MYSTERY still surrounds the sale of Boston’s historic Assembly Rooms – but the borough council leader insists the deal is necessary to stop the authority losing a ‘significant’ amount of money.
The town centre landmark was put on the market with a guide price of £445,000 and at the end of July was revealed to have been ‘sold subject to contracts’.
Last week The Standard attempted to shed light on the type or name of the business involved in the deal by requesting a record of the decision, as outlined by the Local Government Act.
In response the council confirmed the information already released and said further details are defined as ‘exempt’ by the act.
It said the decision to sell the building dates back to December 2, 2006.
Council leader Peter Bedford said: “At this stage it is still in the ownership of Boston Borough Council and until the contracts are signed and exchanged we can’t say any more.
“As it stands at the moment you have got to take into consideration the amount of money that that’s costing ratepayers of Boston every week.
“I can’t say the figure but it’s a substantial amount of money lost every week.”
It has also previously been stated that in the region of £150,00 would need to be spent on the exterior alone.

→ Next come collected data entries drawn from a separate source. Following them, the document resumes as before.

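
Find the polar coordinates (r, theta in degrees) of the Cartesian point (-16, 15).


r = sqrt((-16)^2 + 15^2) = 21.9317
theta = atan2(15, -16) = 136.8476 degrees

r = 21.9317, theta = 136.8476 degrees


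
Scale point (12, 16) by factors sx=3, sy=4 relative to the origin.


Scaling: (x*sx, y*sy) = (12*3, 16*4) = (36, 64)

(36, 64)


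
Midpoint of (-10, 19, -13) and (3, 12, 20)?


Midpoint = ((-10+3)/2, (19+12)/2, (-13+20)/2) = (-3.5, 15.5, 3.5)

(-3.5, 15.5, 3.5)


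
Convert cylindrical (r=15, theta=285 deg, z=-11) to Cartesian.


x = 15 * cos(285) = 3.8823
y = 15 * sin(285) = -14.4889
z = -11

(3.8823, -14.4889, -11)


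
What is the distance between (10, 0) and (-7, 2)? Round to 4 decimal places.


d = sqrt((-7-10)^2 + (2-0)^2) = 17.1172

17.1172


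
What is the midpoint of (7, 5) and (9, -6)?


Midpoint = ((7+9)/2, (5+-6)/2) = (8, -0.5)

(8, -0.5)


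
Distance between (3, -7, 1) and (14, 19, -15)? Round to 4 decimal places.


d = sqrt((14-3)^2 + (19--7)^2 + (-15-1)^2) = 32.45

32.45


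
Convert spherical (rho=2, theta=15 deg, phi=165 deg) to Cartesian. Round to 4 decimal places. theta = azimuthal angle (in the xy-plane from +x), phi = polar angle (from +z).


x = 2 * sin(165) * cos(15) = 0.5
y = 2 * sin(165) * sin(15) = 0.134
z = 2 * cos(165) = -1.9319

(0.5, 0.134, -1.9319)


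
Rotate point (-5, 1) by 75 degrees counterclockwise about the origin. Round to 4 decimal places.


x' = -5*cos(75) - 1*sin(75) = -2.26
y' = -5*sin(75) + 1*cos(75) = -4.5708

(-2.26, -4.5708)


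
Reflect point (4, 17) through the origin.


Reflection through origin: (x, y) -> (-x, -y)
(4, 17) -> (-4, -17)

(-4, -17)


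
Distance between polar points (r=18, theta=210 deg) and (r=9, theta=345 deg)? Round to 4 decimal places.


d = sqrt(r1^2 + r2^2 - 2*r1*r2*cos(t2-t1))
d = sqrt(18^2 + 9^2 - 2*18*9*cos(345-210)) = 25.1814

25.1814


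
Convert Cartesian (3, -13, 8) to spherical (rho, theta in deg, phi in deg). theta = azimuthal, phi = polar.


rho = sqrt(3^2 + (-13)^2 + 8^2) = 15.5563
theta = atan2(-13, 3) = 282.9946 deg
phi = acos(8/15.5563) = 59.052 deg

rho = 15.5563, theta = 282.9946 deg, phi = 59.052 deg


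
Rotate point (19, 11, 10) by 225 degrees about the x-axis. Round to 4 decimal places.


x' = 19
y' = 11*cos(225) - 10*sin(225) = -0.7071
z' = 11*sin(225) + 10*cos(225) = -14.8492

(19, -0.7071, -14.8492)


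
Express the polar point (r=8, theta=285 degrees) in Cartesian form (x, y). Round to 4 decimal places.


x = 8 * cos(285) = 2.0706
y = 8 * sin(285) = -7.7274

(2.0706, -7.7274)


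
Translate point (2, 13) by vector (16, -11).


Translation: (x+dx, y+dy) = (2+16, 13+-11) = (18, 2)

(18, 2)


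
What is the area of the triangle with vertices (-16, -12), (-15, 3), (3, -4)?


Area = |x1(y2-y3) + x2(y3-y1) + x3(y1-y2)| / 2
= |-16*(3--4) + -15*(-4--12) + 3*(-12-3)| / 2
= 138.5

138.5


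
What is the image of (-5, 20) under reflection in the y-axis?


Reflection across y-axis: (x, y) -> (-x, y)
(-5, 20) -> (5, 20)

(5, 20)


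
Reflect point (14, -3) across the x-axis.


Reflection across x-axis: (x, y) -> (x, -y)
(14, -3) -> (14, 3)

(14, 3)


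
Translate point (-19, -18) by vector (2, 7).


Translation: (x+dx, y+dy) = (-19+2, -18+7) = (-17, -11)

(-17, -11)


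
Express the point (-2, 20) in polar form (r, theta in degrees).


r = sqrt((-2)^2 + 20^2) = 20.0998
theta = atan2(20, -2) = 95.7106 degrees

r = 20.0998, theta = 95.7106 degrees


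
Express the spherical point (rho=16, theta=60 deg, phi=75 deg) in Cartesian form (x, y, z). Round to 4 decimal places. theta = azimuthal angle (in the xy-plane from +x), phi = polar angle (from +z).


x = 16 * sin(75) * cos(60) = 7.7274
y = 16 * sin(75) * sin(60) = 13.3843
z = 16 * cos(75) = 4.1411

(7.7274, 13.3843, 4.1411)


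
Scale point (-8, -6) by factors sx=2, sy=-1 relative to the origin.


Scaling: (x*sx, y*sy) = (-8*2, -6*-1) = (-16, 6)

(-16, 6)


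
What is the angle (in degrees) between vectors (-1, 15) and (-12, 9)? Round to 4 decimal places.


dot = -1*-12 + 15*9 = 147
|u| = 15.0333, |v| = 15
cos(angle) = 0.6519
angle = 49.316 degrees

49.316 degrees


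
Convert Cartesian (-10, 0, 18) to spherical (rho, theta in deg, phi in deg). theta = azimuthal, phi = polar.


rho = sqrt((-10)^2 + 0^2 + 18^2) = 20.5913
theta = atan2(0, -10) = 180 deg
phi = acos(18/20.5913) = 29.0546 deg

rho = 20.5913, theta = 180 deg, phi = 29.0546 deg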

A campaign has been set up to oppose the possible loss of the public toilets at the Assembly Rooms.
Coun Bedford said it was not possible to oblige the new owner to keep the loos open.
He said: “We are selling the buildings full stop. We can’t put caveats in. None of the bidders wanted anything like that putting into it.
“At the end of the day the purchaser of the buildings will decide what happens to things like that.
“If the sale goes ahead then we can use part of the money for the Cattle Market toilets and probably the bus station.”
The sale is expected to be complete by the end of the year.